Подбитая птица почти всегда остается одна. И тогда в немой безысходности ее глаза тоскливо светятся смертельной тоской. Кто хоть раз на веку видел такие больные, смертельной влагой обведенные птичьи глаза, тот еще больше должен уважать все живое. А кулика-травника не оставил в беде его товарищ, так вот, наверно, выздоровеет пичужка, да и в глазах бедняги была жалость, боль, но не было той влаги, какую приносит тлен.
Прислонившись плечом к вербе, которая сутулилась над чьей-то небольшой криницей, Марко снова почему-то вспомнил птиц, которых видел сегодня в ложбине. Он хорошо запомнил эту пару и, возможно, узнает ее, если птицы поселятся у пруда. Вот нашел чем беспокоиться! И все-таки хорошо было бы, если бы он увидел их уже здоровыми, в настоящем, а не в снеговом гнезде, или с мелким выводком… А когда же ты, Марко дождешься своего выводка?
Так и сновали мысли у мужчины — от церковного рая до ада неволи, от гнезда до землянки, от птиц до людей, и ничего непривычного не было в этом сплетении, потому что разве не пичужкой он звал когда-то свою дочь? Вырвали ее еще без крылышек из родного гнезда и бросили на чужую чужбину, чтобы не пело, а мучилось дитя. Живое ли хоть оно?.. И теперь встреча с неизвестной женщиной, которая назвалась его судьбой, показалась горькой насмешкой, кощунством. Всыпать бы такой березовой каши, чтобы не хитрила, как цыганка на ярмарке.
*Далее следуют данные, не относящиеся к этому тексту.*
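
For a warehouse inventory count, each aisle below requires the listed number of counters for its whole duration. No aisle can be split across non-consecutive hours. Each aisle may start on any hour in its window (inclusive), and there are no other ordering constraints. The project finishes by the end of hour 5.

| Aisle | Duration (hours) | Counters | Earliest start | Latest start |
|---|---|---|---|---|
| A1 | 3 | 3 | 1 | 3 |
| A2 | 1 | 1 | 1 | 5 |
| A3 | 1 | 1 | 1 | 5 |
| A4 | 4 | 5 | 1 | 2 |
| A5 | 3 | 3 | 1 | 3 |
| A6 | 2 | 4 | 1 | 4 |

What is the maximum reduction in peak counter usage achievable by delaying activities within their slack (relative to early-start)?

Early-start peak: h1:17  h2:15  h3:11  h4:5  h5:0 ⇒ 17.
Leveled (A1@1, A2@1, A3@1, A4@2, A5@1, A6@4): h1:8  h2:11  h3:11  h4:9  h5:9 ⇒ 11.
Reduction 17 − 11 = 6.

6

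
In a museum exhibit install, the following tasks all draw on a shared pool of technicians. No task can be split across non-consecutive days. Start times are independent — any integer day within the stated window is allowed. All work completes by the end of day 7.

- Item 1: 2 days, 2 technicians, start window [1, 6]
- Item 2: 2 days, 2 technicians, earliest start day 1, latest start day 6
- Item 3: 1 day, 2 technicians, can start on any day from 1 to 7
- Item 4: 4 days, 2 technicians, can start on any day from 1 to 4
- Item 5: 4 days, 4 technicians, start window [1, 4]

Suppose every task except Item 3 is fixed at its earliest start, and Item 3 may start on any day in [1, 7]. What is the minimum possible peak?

Item 3@1: d1:12  d2:10  d3:6  d4:6  d5:0  d6:0  d7:0 → peak 12
Item 3@2: d1:10  d2:12  d3:6  d4:6  d5:0  d6:0  d7:0 → peak 12
Item 3@3: d1:10  d2:10  d3:8  d4:6  d5:0  d6:0  d7:0 → peak 10
Item 3@4: d1:10  d2:10  d3:6  d4:8  d5:0  d6:0  d7:0 → peak 10
Item 3@5: d1:10  d2:10  d3:6  d4:6  d5:2  d6:0  d7:0 → peak 10
Item 3@6: d1:10  d2:10  d3:6  d4:6  d5:0  d6:2  d7:0 → peak 10
Item 3@7: d1:10  d2:10  d3:6  d4:6  d5:0  d6:0  d7:2 → peak 10
Best is Item 3@3, peak 10.

10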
От ветра тихо поскрипывала и вздыхала верба, ее однотонная стариковская жалоба проникала в тело человека, расходилось по нему и рождала другой отголосок и думы.
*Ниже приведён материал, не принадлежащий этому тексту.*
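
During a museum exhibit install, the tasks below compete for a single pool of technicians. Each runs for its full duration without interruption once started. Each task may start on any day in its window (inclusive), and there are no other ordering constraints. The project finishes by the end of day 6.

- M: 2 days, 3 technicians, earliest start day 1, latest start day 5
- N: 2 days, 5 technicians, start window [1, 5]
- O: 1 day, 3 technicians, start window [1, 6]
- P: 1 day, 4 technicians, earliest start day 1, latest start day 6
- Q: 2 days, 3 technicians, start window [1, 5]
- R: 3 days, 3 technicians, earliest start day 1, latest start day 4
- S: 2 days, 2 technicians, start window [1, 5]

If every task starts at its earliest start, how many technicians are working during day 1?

23

At early start, day 1 has: M, N, O, P, Q, R, S.
Demand: 3 + 5 + 3 + 4 + 3 + 3 + 2 = 23.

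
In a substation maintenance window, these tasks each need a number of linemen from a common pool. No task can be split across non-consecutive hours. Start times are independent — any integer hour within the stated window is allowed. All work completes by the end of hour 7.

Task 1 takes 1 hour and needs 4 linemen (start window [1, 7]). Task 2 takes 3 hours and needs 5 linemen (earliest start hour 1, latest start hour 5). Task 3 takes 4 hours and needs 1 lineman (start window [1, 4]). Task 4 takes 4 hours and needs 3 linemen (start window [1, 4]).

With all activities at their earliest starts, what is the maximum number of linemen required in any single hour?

Early-start schedule: Task 1@1, Task 2@1, Task 3@1, Task 4@1.
Load per hour: hour 1: 13, hour 2: 9, hour 3: 9, hour 4: 4, hour 5: 0, hour 6: 0, hour 7: 0.
Peak is 13.

13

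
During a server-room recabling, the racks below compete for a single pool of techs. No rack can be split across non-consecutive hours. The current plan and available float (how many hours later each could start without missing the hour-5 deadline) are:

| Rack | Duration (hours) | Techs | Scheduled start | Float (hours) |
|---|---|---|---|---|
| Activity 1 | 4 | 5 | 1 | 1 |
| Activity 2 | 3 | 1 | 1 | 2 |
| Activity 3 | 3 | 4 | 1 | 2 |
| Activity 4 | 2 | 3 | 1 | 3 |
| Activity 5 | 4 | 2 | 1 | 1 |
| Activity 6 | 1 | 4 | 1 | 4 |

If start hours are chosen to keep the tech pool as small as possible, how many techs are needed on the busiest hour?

Early-start (Activity 1@1, Activity 2@1, Activity 3@1, Activity 4@1, Activity 5@1, Activity 6@1) gives peak 19: h1:19  h2:15  h3:12  h4:7  h5:0.
Shift Activity 4→4, Activity 6→5.
Schedule Activity 1@1, Activity 2@1, Activity 3@1, Activity 4@4, Activity 5@1, Activity 6@5: h1:12  h2:12  h3:12  h4:10  h5:7 — peak 12.

12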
Когда-то за искристые, словно из солнца выплетенные косы он называл свою жену золотой вербочкой. Такие же косы в наследство достались и дочери. Искрятся ли они где-то на белом свете, или истлели в земле, или сгорели в дьявольских печах, — неужели человеческий ум придумал их!.. И сейчас уже застонала не верба, а человек, вглядываясь в неразгаданную даль. Но что эта даль могла сказать ему? По ней то стихал, то усиливался ветер, раскачивая и деревья, и темноту, и облака.
Где-то совсем недалеко послышались голоса, застучали копыта.
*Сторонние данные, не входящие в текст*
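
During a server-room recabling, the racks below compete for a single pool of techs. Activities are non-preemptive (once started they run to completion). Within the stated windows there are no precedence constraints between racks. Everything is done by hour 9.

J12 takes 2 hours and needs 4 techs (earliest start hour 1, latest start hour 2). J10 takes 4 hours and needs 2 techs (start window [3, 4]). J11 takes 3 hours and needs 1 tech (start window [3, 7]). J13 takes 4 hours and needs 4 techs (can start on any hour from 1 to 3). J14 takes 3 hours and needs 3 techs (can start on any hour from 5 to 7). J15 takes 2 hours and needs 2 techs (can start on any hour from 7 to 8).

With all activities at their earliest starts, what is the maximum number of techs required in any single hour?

Early-start schedule: J12@1, J10@3, J11@3, J13@1, J14@5, J15@7.
Load per hour: hour 1: 8, hour 2: 8, hour 3: 7, hour 4: 7, hour 5: 6, hour 6: 5, hour 7: 5, hour 8: 2, hour 9: 0.
Peak is 8.

8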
Кто же так поздно собрался в дорогу? Скоро Марко увидел, как закоулком проскочили чем-то высоко нагруженные сани, а возле них тенями гнулись две фигуры. Мужчина сразу почувствовал темное дело, шагнул от вербы ближе к дороге и в это время услышал знакомый голос Антона Безбородько:
— Ну, Тодоша, ни пуха ни пера. Езжай с богом, только, смотри, не продешеви…
— Все будет в аккурат, не сомлевайтесь, потому что дела идут — контора пишет! — засмеялся второй мужик, вскочил на сани и вйокнул на лошадей. Те дружнее начали разбивать копытами хрустящую дорогу.
«Неужели это поехал Тодох Мамура? — Марко пораженно и гневно взглянул вслед саням, уже слившимся с темнотой. — И какое у него панибратство хоть с крученым, но ведь председателем колхоза?»
В селе Тодох Мамура когда-то считался самым ловким, коварным и жестоким вором. Не раз его забирала милиция, но он всегда так выкручивался, что никогда не попадал под суд. Из милиции он как-то даже горделиво, с шиком наглеца возвращался домой, и на его лице с крупными челюстями жестоким самодовольством поблескивали небольшие глаза, похожие на поджаренные тыквенные семечки.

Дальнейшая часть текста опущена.